The Helms-Burton Act (108 Stat. 475, of Chapter 32 –Foreign Assistance) is a United States federal law enacted as an amendment in 1994 under the U.S. Foreign Assistance Act of 1961. A key purpose of the act is to protect the property rights of U.S. nationals by prohibiting recognition of a government that has not provided compensation for U.S. certified claims against confiscated property, including expropriated land. It has commonly been associated with U.S.-Cuban relations, as it has been used in practice following the expropriation of property formerly owned by Cubans who have since become U.S. citizens. In the case of Cuba, property was expropriated “without the property having been returned or adequate and effective compensation provided,” which directly triggered the use of sanctions by the U.S. government against the country. According to the 1994 Helms-Burton Amendment, if the property of U.S. citizens is expropriated by another country without receiving “adequate and effective compensation” in accordance with “international law,” no further U.S. foreign aid is legally permitted. The amendment also requires that U.S. Executive Directors of each multilateral bank to vote against any loans to such expropriating country. The holders of Peruvian agrarian reform bonds include descendants of expropriated Peruvian landowners that have since become U.S. citizens. While the amendment is not currently being applied to the government of Peru, a review of the situation of U.S. citizens holding agrarian reform bonds fits squarely under an application of the Helms-Burton Amendment as bondholders await a fair compensation.

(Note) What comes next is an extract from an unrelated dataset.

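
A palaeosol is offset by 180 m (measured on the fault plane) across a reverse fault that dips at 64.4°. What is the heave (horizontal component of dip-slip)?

heave = dip-slip × cos(dip) = 180 m × cos(64.4°) = 77.8 m

77.8 m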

=== Implications for multilateral organizations ===

Organisation for Economic Co-operation and Development (OECD)

The OECD is an intergovernmental economic organization to which countries apply for membership upon commitment to democracy and the market economy. Peru has expressed an eagerness to become a member of the OECD, stressing a friendly climate for investors. While Peru participates in OECD bodies, guidelines and legal Instruments, it is not currently a member and has not yet received a formal invitation to apply. However, the current administration has signaled a strong interest in becoming a full member. OECD members must enforce the rule of law, develop and support democratic institutions, support free markets and allow unrestricted access to foreign investors. Noting Peru's current dispute with holders of agrarian reform bonds, Peru's failure to repay runs counter to the OECD's commitment to the rule of law, sound debt management, free markets and unrestricted access by foreign investors as embodied in OECD principles, guidelines and rules. Additionally, Peru's failure to report the outstanding debt to the U.S. Securities and Exchange Commission or International Monetary Fund does not adhere to the OECD's leading practices for reporting public debt and runs counter to the OECD's commitment to transparency standards. Irregularities surrounding the Constitutional Tribunal’s 2013 decision conflict with the OECD's commitment to the rule of law, including public pressure from then President Humala prior to the decision, and the use of white-out to alter court decisions. To date, Peru has neither denied nor condemned the procedural irregularities associated with the Constitutional Tribunal's July 2013 decision, nor has the Constitutional Tribunal or the Executive Branch taken any steps to remedy or address the forgery. The altered decision still exists on the Constitutional Tribunal's website and its proposed dollarization methodology is still being relied upon as a method of payment in subsequent decrees. Prior to accession to the OECD, Peru must seek to resolve its outstanding agrarian bond debt to be in compliance with OECD standards.